Autant de questions qui mériteraient une étude à part entière.
Nous retiendrons pour l’heure l’impératif, pour le coach, de réaliser un travail en profondeur sur lui-même, sur ses croyances, ses représentations, et en l’occurrence, d’être au clair avec son propre parcours en tant qu’homme ou que femme, de façon à être à même d’accompagner des individus sur ces questions. Injonction à la connaissance de soi à la fois évidente quand on parle des métiers de l’accompagnement, et aussi abyssale, tant la question de l’identité féminine et masculine est une question complexe et mouvante !
Ethique et vision du monde du coach
Si la connaissance de soi du coach est un préalable indispensable pour accompagner les personnes en limitant les risques de projection et d’identification, il serait pourtant vain de croire qu’on peut coacher en toute neutralité, en s’appuyant uniquement sur les valeurs et croyances des coachés. En fait, cela est impossible, car les outils mêmes du coach, son processus, sa méthode pour favoriser les prises de conscience, vont dépendre de sa vision du monde, de ses intentions, de ses valeurs.
Un coach ne peut faire l’économie de s’interroger sur sa propre représentation et son propre rapport quant à la norme sociale, et s’interroger sur sa vision politique et philosophique du monde.
Vers quelle vision de la société est-ce que le coach tend ? Quel est son idéal quand il pense aux relations interculturelles, aux rapports hommes-femmes, à la place des uns et des autres, aux relations qui doivent se nouer entre les êtres humains ?
Quand j’interroge une femme en lui demandant : « comment pourriez-vous préserver, à vos yeux, votre identité féminine tout en travaillant comme conductrice d’engins de chantier ? », je présuppose, et transmets donc ma croyance selon laquelle il est possible « d’être femme » tout en occupant un métier traditionnellement masculin. Je transmets aussi une autre croyance, qui est que l’individu est capable de construire sa propre image de la féminité (ou de la masculinité, évidemment), en dehors et indépendamment des injonctions sociales. C’est son image à lui (elle) qui compte, sa représentation, son dialogue intérieur. D’autres pourraient ne pas partager cet avis, et adopter d’autres manières d’accompagner le renforcement de l’identité chez la personne. Mes accompagnements sont donc imprégnés de ma propre conception des choses.
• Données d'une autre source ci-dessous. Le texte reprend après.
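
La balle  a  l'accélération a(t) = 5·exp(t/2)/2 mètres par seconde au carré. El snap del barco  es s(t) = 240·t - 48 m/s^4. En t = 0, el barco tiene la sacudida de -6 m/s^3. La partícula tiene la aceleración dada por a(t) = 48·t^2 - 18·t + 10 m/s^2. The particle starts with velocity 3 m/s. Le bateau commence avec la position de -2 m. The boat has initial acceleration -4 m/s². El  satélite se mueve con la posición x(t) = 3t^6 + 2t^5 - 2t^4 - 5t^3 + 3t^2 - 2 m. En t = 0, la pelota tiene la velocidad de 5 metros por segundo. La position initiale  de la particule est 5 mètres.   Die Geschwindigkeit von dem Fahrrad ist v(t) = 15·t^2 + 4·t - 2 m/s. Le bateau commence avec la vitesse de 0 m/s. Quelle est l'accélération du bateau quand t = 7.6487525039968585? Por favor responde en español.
Partiendo del snap s(t) = 240·t - 48, tomamos 2 antiderivadas. La integral del snap es la sacudida. Usando j(0) = -6, obtenemos j(t) = 120·t^2 - 48·t - 6. La antiderivada de la sacudida es la aceleración. Usando a(0) = -4, obtenemos a(t) = 40·t^3 - 24·t^2 - 6·t - 4. Usando a(t) = 40·t^3 - 24·t^2 - 6·t - 4 y sustituyendo t = 7.6487525039968585, encontramos a = 16445.1511665336.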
De même, quand j’invite les personnes en reconversion à explorer un champ des possibles en dehors des fonctions sociales traditionnelles homme-femmes, je laisse entendre que ce champ existe par-delà les représentations traditionnelles du féminin et du masculin. Quand j’invite les travailleurs sociaux à chercher les points communs qui les rapprochent des personnes étrangères qu’ils reçoivent plutôt que de s’arc-bouter sur les différences perçues, je présuppose l’existence de ponts entre les êtres humains, ponts qui transcendent les différences culturelles. Dans ma vision des choses, celles-ci sont des couches superficielles, des filtres, des habillages qui cachent et rendent difficiles l’accès à un noyau humain, semblable aux quatre coins du globe. C’est cette croyance en la possibilité d’une rencontre, d’une compréhension intime de l’autre, quelles que soient ses différences apparentes, qui me permet d’affirmer que le lien est possible, et de dire, plus prosaïquement, dans le monde du travail, qu’on peut tout-à-fait surmonter les différences dans une équipe multiculturelle pour peu que l’on en ait envie.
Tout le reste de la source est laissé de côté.